My Dad went back into hospital on Christmas Eve and died five days later, so it’s been a difficult time for us.
A couple of years ago, when things started to get difficult for him, I wrote a piece that was largely about him. Had no intention of doing anything with it, it was just something I wanted to do at that particular time. I’d completely forgotten about it, until the other day. And it struck me that this was probably the time to bring it out, and publish it here.
I go into the garage, looking for Weedol. I haven’t been in there for years and without the old car it looks huge. And suddenly, as I look around, he’s there. My Dad, or at least the Dad he used to be.

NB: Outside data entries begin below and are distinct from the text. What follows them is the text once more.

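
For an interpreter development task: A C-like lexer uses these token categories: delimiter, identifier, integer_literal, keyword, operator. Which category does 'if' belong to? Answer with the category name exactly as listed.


Token: 'if'
Checking categories:
  identifier: no
  integer_literal: no
  operator: no
  keyword: YES
  delimiter: no
Category: keyword

keyword


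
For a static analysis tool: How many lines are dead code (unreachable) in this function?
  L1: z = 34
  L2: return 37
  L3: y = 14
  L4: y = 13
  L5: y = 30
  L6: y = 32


Analyzing control flow:
  L1: reachable (before return)
  L2: reachable (return statement)
  L3: DEAD (after return at L2)
  L4: DEAD (after return at L2)
  L5: DEAD (after return at L2)
  L6: DEAD (after return at L2)
Return at L2, total lines = 6
Dead lines: L3 through L6
Count: 4

4


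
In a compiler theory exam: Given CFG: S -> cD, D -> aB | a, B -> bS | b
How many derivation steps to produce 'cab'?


Grammar: S -> cD, D -> aB | a, B -> bS | b
Deriving 'cab':
Step 1: S -> cD => cD
Step 2: D -> aB => caB
Step 3: B -> b => cab
Total derivation steps: 3

3


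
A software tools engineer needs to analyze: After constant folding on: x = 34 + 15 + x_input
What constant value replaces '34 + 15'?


Identifying constant sub-expression:
  Original: x = 34 + 15 + x_input
  34 and 15 are both compile-time constants
  Evaluating: 34 + 15 = 49
  After folding: x = 49 + x_input

49


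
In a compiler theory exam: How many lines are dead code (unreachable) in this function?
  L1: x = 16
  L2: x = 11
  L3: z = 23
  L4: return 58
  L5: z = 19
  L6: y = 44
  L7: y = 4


Analyzing control flow:
  L1: reachable (before return)
  L2: reachable (before return)
  L3: reachable (before return)
  L4: reachable (return statement)
  L5: DEAD (after return at L4)
  L6: DEAD (after return at L4)
  L7: DEAD (after return at L4)
Return at L4, total lines = 7
Dead lines: L5 through L7
Count: 3

3


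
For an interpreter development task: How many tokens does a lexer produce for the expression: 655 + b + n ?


Scanning '655 + b + n'
Token 1: '655' -> integer_literal
Token 2: '+' -> operator
Token 3: 'b' -> identifier
Token 4: '+' -> operator
Token 5: 'n' -> identifier
Total tokens: 5

5


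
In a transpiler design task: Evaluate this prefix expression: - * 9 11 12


Parsing prefix expression: - * 9 11 12
Step 1: Innermost operation '* 9 11'
  9 * 11 = 99
Step 2: Outer operation '- [99] 12'
  99 - 12 = 87

87


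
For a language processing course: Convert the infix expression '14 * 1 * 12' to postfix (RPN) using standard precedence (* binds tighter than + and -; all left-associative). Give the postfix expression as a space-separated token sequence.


Applying the shunting-yard algorithm:
  Operand 14 -> output
  Push '*' onto operator stack -> op-stack: [*]
  Operand 1 -> output
  See '*' (prec 2); top '*' (prec 2) >= it -> pop '*' to output
  Push '*' onto operator stack -> op-stack: [*]
  Operand 12 -> output
  End of input: pop '*' to output
Postfix result: 14 1 * 12 *

14 1 * 12 *


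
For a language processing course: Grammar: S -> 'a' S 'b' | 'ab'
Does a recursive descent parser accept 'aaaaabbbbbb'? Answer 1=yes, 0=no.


Grammar accepts strings of the form a^n b^n (n >= 1)
Word: 'aaaaabbbbbb'
Counting: 5 a's and 6 b's
Check: 5 == 6? No
Mismatch: a-count != b-count
Rejected

0


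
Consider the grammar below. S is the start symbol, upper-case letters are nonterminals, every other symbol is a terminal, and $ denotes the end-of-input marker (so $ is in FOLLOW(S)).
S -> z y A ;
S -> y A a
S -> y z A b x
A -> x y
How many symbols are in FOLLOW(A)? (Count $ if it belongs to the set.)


S is the start symbol and does not occur in any rule body, so FOLLOW(S) = {$}.
Examining every occurrence of A in a rule body:
  S -> z y A ; : A is followed by terminal ';' -> add ';'
  S -> y A a : A is followed by terminal 'a' -> add 'a'
  S -> y z A b x : A is followed by terminal 'b' -> add 'b'
  A -> x y : A does not occur in the body -> contributes nothing
FOLLOW(A) = {;, a, b}
Count: 3

3


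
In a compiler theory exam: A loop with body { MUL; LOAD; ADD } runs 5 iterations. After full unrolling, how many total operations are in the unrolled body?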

His woodwork tools, rusty and covered with cobwebs, are laid out on the workbench alongside a glass jar containing nails and screws. Edging shears, spade, fork and rake, equally rusty, are neatly hung in their designated places on the hooks along the side of the garage, where he always put them back after they’d been used. His garden was immaculate back then, now we have to resort to Weedol. I wonder if he realised he’d just hung the garden tools up for the last time, whenever that was, or how soon it dawned on him that he wouldn’t be using them again. The spiders in here have had a field day, undisturbed for years, leisurely taking over his domain and making it their own.

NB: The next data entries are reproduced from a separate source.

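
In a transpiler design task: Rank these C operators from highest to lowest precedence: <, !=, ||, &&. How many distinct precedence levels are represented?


Looking up precedence for each operator:
  < -> precedence 4
  != -> precedence 3
  || -> precedence 1
  && -> precedence 2
Sorted highest to lowest: <, !=, &&, ||
Distinct precedence values: [4, 3, 2, 1]
Number of distinct levels: 4

4


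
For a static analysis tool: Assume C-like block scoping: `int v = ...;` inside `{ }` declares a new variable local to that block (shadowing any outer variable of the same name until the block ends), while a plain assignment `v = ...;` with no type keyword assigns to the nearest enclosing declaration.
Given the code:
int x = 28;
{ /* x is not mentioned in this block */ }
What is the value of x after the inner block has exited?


Analyzing scoping rules:
Outer scope: declares x = 28
Inner block: x is neither redeclared nor assigned -> unchanged
After the block -> 28
Result: 28

28


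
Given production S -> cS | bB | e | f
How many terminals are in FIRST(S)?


Production: S -> cS | bB | e | f
Examining each alternative for leading terminals:
  S -> cS : first terminal = 'c'
  S -> bB : first terminal = 'b'
  S -> e : first terminal = 'e'
  S -> f : first terminal = 'f'
FIRST(S) = {b, c, e, f}
Count: 4

4


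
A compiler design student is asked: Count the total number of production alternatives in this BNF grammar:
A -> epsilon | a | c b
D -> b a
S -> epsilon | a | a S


Counting alternatives per rule:
  A: 3 alternative(s)
  D: 1 alternative(s)
  S: 3 alternative(s)
Sum: 3 + 1 + 3 = 7

7


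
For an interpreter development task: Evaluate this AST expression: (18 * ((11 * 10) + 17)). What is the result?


Expression: (18 * ((11 * 10) + 17))
Evaluating step by step:
  11 * 10 = 110
  110 + 17 = 127
  18 * 127 = 2286
Result: 2286

2286


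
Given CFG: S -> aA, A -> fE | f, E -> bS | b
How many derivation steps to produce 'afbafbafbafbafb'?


Grammar: S -> aA, A -> fE | f, E -> bS | b
Deriving 'afbafbafbafbafb':
Step 1: S -> aA => aA
Step 2: A -> fE => afE
Step 3: E -> bS => afbS
Step 4: S -> aA => afbaA
Step 5: A -> fE => afbafE
Step 6: E -> bS => afbafbS
Step 7: S -> aA => afbafbaA
Step 8: A -> fE => afbafbafE
Step 9: E -> bS => afbafbafbS
Step 10: S -> aA => afbafbafbaA
Step 11: A -> fE => afbafbafbafE
Step 12: E -> bS => afbafbafbafbS
Step 13: S -> aA => afbafbafbafbaA
Step 14: A -> fE => afbafbafbafbafE
Step 15: E -> b => afbafbafbafbafb
Total derivation steps: 15

15


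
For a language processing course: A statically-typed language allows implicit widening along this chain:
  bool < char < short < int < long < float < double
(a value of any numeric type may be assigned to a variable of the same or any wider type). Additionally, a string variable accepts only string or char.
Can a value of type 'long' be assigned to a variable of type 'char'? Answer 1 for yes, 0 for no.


Target variable type: char
Source value type: long
Numeric ranks: long=4, char=1
Widening allowed iff rank(source) <= rank(target): 4 <= 1? No
Result: 0

0


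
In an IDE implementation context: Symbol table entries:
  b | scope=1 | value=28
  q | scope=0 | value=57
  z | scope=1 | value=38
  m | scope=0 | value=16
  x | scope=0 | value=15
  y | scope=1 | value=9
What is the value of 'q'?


Searching symbol table for 'q':
  b | scope=1 | value=28
  q | scope=0 | value=57 <- MATCH
  z | scope=1 | value=38
  m | scope=0 | value=16
  x | scope=0 | value=15
  y | scope=1 | value=9
Found 'q' at scope 0 with value 57

57


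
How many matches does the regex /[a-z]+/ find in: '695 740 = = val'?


Pattern: /[a-z]+/ (identifiers)
Input: '695 740 = = val'
Scanning for matches:
  Match 1: 'val'
Total matches: 1

1


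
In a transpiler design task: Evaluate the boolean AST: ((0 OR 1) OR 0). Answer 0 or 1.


Step 1: Evaluate inner node
  0 OR 1 = 1
Step 2: Evaluate root node
  1 OR 0 = 1

1


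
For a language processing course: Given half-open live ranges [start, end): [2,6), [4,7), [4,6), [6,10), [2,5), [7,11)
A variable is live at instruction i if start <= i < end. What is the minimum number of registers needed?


Live ranges:
  Var0: [2, 6)
  Var1: [4, 7)
  Var2: [4, 6)
  Var3: [6, 10)
  Var4: [2, 5)
  Var5: [7, 11)
Sweep-line events (position, delta, active):
  pos=2 start -> active=1
  pos=2 start -> active=2
  pos=4 start -> active=3
  pos=4 start -> active=4
  pos=5 end -> active=3
  pos=6 end -> active=2
  pos=6 end -> active=1
  pos=6 start -> active=2
  pos=7 end -> active=1
  pos=7 start -> active=2
  pos=10 end -> active=1
  pos=11 end -> active=0
Maximum simultaneous active: 4
Minimum registers needed: 4

4


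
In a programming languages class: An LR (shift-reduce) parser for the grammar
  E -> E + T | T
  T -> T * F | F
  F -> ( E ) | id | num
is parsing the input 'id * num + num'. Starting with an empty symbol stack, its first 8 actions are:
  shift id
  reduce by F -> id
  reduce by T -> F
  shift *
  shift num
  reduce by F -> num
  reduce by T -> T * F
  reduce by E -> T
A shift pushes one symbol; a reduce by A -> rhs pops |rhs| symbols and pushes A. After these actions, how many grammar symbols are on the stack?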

On the floor, alongside where the car used to stand, there’s an empty compost bag and laid out on the top are some bulbs covered in dry soil. I’ve no idea what they are. And the hanging baskets, which used to look spectacular when they were decked out in their summer finery, are stacked up in a corner with their chains dangling down in a rusty tangle. It all makes me feel incredibly sad.
I’m standing looking at all this when I hear a noise behind me. I turn to see Dad in the doorway, shuffling in on his walking frame.
‘Did you find it?’ he asks.
‘Yes’, I reply. ‘It’s right here.’
I expect him to turn laboriously around and head off back to the house. But he doesn’t. He stands there and looks around.
‘I should clean the rust off these tools,’ he says, ‘but I never seem to have the energy these days.’
‘I can do that Dad,’ I say. ‘I’ll do it in the week, next time I’m here.’
I expect him to go, but he doesn’t. He stands there for a minute, looking down at the concrete floor, lips pursed. Then he says the one thing I’ve got no answer for.
‘I wonder what your Mum would make of this.’
He’s said this, or something similar, a lot recently. A silence descends on us both. I don’t know if he means the rusty tools, or the walking frame. I can’t keep on ignoring it but I struggle for a response.
‘I don’t know Dad,’ I say finally. ‘But I expect she’d understand.’
He doesn’t reply. But he slowly turns the walking frame around and starts to make his way back up the path.
‘Dad!’ I call after him.
He turns his head to look at me.
‘Let’s go to the garden centre,’ I say, surprising both of us. ‘Let’s get some plants and put these hanging baskets up again. Remember how Mum loved to see them in the summer?’
He nods his head – and then he smiles, for the first time that morning. It takes so little, I think, to make a difference to his day.
‘Race you to the car!’ he shouts over his shoulder, as he shuffles towards the house.
‘You used to give me a head start,’ I reply, laughing.
‘Bugger that! It’s every man for himself now!’
And for a moment, he’s back again, my Dad.